DannyD(Posted 2006) [#9]
I'm trying to convert this code to BlitzMax but failing at the copyrect. Any help appreciated
Melt Effect



This tutorial will show you how you can make a melting like effect, where an image is drawn onto the screen in a way that it looks like it is melting down the screen until the image is complete.

The way that I have done it, is that I have two loops, one looping through the image from top to bottom, the other one inside looping through the image from the top to the bottom minus where the first loop is at drawing the same line each time, and then copy the rest of the image at after. Not sure that it makes sense, but its a bit difficult to explain, so look the code over and see if you can catch what I mean.
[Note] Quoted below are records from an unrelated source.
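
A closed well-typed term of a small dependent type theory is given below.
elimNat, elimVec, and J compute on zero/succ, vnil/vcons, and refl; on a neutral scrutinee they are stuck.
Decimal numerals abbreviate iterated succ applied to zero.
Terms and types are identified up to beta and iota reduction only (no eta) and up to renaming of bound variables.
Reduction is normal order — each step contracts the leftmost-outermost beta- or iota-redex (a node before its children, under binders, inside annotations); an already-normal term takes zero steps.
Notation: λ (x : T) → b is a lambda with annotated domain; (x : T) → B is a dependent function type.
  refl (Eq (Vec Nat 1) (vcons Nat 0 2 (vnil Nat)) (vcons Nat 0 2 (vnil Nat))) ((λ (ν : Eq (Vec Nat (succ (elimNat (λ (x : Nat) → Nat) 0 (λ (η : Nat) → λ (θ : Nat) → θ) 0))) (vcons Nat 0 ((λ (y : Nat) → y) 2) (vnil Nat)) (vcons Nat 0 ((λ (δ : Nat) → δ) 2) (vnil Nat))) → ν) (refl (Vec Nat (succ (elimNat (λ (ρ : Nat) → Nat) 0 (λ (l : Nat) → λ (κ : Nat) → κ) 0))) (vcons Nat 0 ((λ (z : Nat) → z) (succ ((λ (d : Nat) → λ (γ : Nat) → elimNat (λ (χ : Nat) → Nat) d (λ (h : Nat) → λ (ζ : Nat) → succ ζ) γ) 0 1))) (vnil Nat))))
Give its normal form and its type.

resulting normal form:
  refl (Eq (Vec Nat 1) (vcons Nat 0 2 (vnil Nat)) (vcons Nat 0 2 (vnil Nat))) (refl (Vec Nat 1) (vcons Nat 0 2 (vnil Nat)))
inferred type:
  Eq (Eq (Vec Nat 1) (vcons Nat 0 2 (vnil Nat)) (vcons Nat 0 2 (vnil Nat))) (refl (Vec Nat 1) (vcons Nat 0 2 (vnil Nat))) (refl (Vec Nat 1) (vcons Nat 0 2 (vnil Nat)))
observation: 9 normal-order steps normalize the term, beginning with a beta-redex.


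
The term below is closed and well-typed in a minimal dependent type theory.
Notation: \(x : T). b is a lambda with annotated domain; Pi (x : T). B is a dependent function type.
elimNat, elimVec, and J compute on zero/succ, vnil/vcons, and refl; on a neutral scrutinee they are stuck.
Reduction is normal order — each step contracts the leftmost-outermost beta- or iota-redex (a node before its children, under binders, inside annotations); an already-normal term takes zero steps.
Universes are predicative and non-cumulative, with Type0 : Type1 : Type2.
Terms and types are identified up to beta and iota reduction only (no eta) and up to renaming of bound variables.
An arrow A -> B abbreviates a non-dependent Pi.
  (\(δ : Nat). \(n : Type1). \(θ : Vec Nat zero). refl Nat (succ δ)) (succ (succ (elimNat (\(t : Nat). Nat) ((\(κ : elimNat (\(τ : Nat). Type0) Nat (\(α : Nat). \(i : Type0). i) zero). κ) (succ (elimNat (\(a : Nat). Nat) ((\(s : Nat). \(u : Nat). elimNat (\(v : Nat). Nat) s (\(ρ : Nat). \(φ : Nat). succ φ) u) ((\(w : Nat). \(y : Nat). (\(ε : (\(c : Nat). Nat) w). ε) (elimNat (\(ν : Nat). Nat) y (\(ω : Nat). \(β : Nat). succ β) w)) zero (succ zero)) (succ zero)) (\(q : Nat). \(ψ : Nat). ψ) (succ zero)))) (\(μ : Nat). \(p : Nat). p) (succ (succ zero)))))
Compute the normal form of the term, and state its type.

reduced normal form:
  \(δ : Type1). \(n : Vec Nat zero). refl Nat (succ (succ (succ (succ (succ (succ zero))))))
type:
  Type1 -> Vec Nat zero -> Eq Nat (succ (succ (succ (succ (succ (succ zero)))))) (succ (succ (succ (succ (succ (succ zero))))))


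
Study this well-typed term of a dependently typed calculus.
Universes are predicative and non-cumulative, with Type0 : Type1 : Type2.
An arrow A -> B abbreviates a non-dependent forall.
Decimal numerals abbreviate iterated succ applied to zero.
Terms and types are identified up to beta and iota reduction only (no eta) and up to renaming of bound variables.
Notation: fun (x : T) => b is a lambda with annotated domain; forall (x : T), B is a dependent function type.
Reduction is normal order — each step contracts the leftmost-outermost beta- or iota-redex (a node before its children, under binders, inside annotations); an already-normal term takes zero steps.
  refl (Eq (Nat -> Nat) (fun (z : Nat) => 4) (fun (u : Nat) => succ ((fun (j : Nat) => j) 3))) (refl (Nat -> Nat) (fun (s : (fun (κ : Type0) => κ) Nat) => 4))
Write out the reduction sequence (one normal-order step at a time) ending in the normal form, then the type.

reduction (normal order):
  refl (Eq (Nat -> Nat) (fun (z : Nat) => 4) (fun (u : Nat) => succ ((fun (j : Nat) => j) 3))) (refl (Nat -> Nat) (fun (s : (fun (κ : Type0) => κ) Nat) => 4))
  ~> refl (Eq (Nat -> Nat) (fun (z : Nat) => 4) (fun (u : Nat) => 4)) (refl (Nat -> Nat) (fun (j : (fun (s : Type0) => s) Nat) => 4))
  ~> refl (Eq (Nat -> Nat) (fun (z : Nat) => 4) (fun (u : Nat) => 4)) (refl (Nat -> Nat) (fun (j : Nat) => 4))
type:
  Eq (Eq (Nat -> Nat) (fun (z : Nat) => 4) (fun (u : Nat) => 4)) (refl (Nat -> Nat) (fun (j : Nat) => 4)) (refl (Nat -> Nat) (fun (s : Nat) => 4))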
You have to provide your own image for this one.

Here follows a code example:

Graphics 640,480,32,2
temp = LoadImage( "picture.jpg" )

SetBuffer BackBuffer()

melt( temp, 640, 480, 2 )

WaitKey
End

;---------------------------------------------------------------------
; NAME : melt()
; PURPOSE : draws an image onto the screen in a melting like effect
; INPUTS : image handle, width, height, update frequency
; RETURNS : nothing
;---------------------------------------------------------------------
Function melt( PICTURE, WIDTH, HEIGHT, UPDATEFREQ )
HEIGHT = HEIGHT-1
Local lastupdate = MilliSecs()
For y1 = 0 To HEIGHT
While MilliSecs() < ( lastupdate + UPDATEFREQ )
Wend
lastupdate = MilliSecs()
For y2 = 0 To HEIGHT-y
CopyRect 0, HEIGHT-y1, WIDTH, 1, 0, y2, ImageBuffer( PICTURE ), BackBuffer()
Next
CopyRect 0, HEIGHT-y1, WIDTH, y1+1, 0, HEIGHT-y1, ImageBuffer( PICTURE ), BackBuffer()
Flip
Next
End Function



Curtastic(Posted 2006) [#10]
I want to know also.


Jesse(Posted 2006) [#11]
here it is a quick and dirty convertion. Not exactly a one to one convertion but it gives the same results


EDIT:

the only way I thing you can do a copyrectangle is to make your own function using readpixel and plot/writepixel.


DannyD(Posted 2006) [#12]
Thanks for the input Jesse! When I try running it I get a Unhandled exception: Pixmap coordinates out of bounds for this line in the funcion Melt
		Local color% = ReadPixel(pix,x,y)

Is ReadPixel on Blitz different than ReadPixel on Max? Couldn't find documentation.


Jesse(Posted 2006) [#13]
it was supposed to be used with an image 640x480 change the image to that or change the call line to this:

melt( temp, ImageWidth(temp),ImageHeight(temp), 200 )



DannyD(Posted 2006) [#14]
Ahhh, it makes sense now, thanks again.